住居が決まり無事入学が済むと、今度は次の不安がよぎります。

「ちゃんと周りに慣れて学業、生活を楽しめてるんだろうか?」

親としては気掛かりです。

 

9月に送られてきた画像は、

うん、大丈夫そうです。てか、馴染み方半端ねーな!大したもんです。楽しいのは何より。

 

 

ただ唯一の誤算は思いのほか、と言うか予想どおり生活費がなかなか高いことです。

フィリピンが安いと言っても生活するのはマニラ中心の大都会です。岡山でなく東京と比べなければなりません。

世界中から流れてくるビジネス・マネーを受け入れるために高層ビルがそびえ建ち、日々豊かになって高まる消費欲に応えるためにショッピングモールが乱立。今のマニラは発展を続けるアジアの都市そのものです。
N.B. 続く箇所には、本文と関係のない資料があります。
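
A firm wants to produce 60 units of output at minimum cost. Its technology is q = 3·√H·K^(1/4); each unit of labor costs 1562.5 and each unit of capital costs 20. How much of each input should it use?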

しかし、ここからほんの数キロ離れたスラムでは1日わずか数ドルで家族で暮らしていたりしています。貧富の差が激しいので一言で「フィリピンは物価が安い」と言うのは無理があります。これはアジア諸国に渡航経験のある方にはご理解いただけるでしょう。そして貧富の差が激しいということは、これからの経済成長に伸びしろが多いということでもあります。

 

マンションは治安への不安もありセキュリティーのしっかりとしたところを選び家賃約40,000円。25年前に父が福岡で借りた独房みたいな狭いワンルームより高いです(息子の所にはエントランスにコンシェルジュ、プールとジムも付いていますが)。

 

フィリピンで大学まで進学する同級生は皆金持ちが多く、たまにfacebookで見る友達の自宅はゴッツイそうで日本人である息子が一番金が無いという状態なのだそうです。学校帰りにスタバ行こうよと誘われても高いからちょっと困ってしまうのだとか(スタバの価格は日本とほぼ同じ)。富裕層の生活費は日本人と変わらないということです。なんなら外食、買い物は同じぐらいで家や車は豪邸や高級車だから我が家よりよほど裕福でしょう。4年後の経済成長に掛けてみたものの、4年間のインフレに我が家の資金が追いついていけるか不安な状態です。

しかしながら今までの人間教育の賜物ので、節約と健康を考慮してなるべく外食は控え出来るだけ自炊に勤しんでくれているそうです。

 

 

親としてはとりあえずやっとスタートした息子の人生をバックアップするためにも稼がなければいけません。ということ出来るだけ頻繁にご来店いただいて、高い酒をいっぱい飲んでください。よろしくお願いします。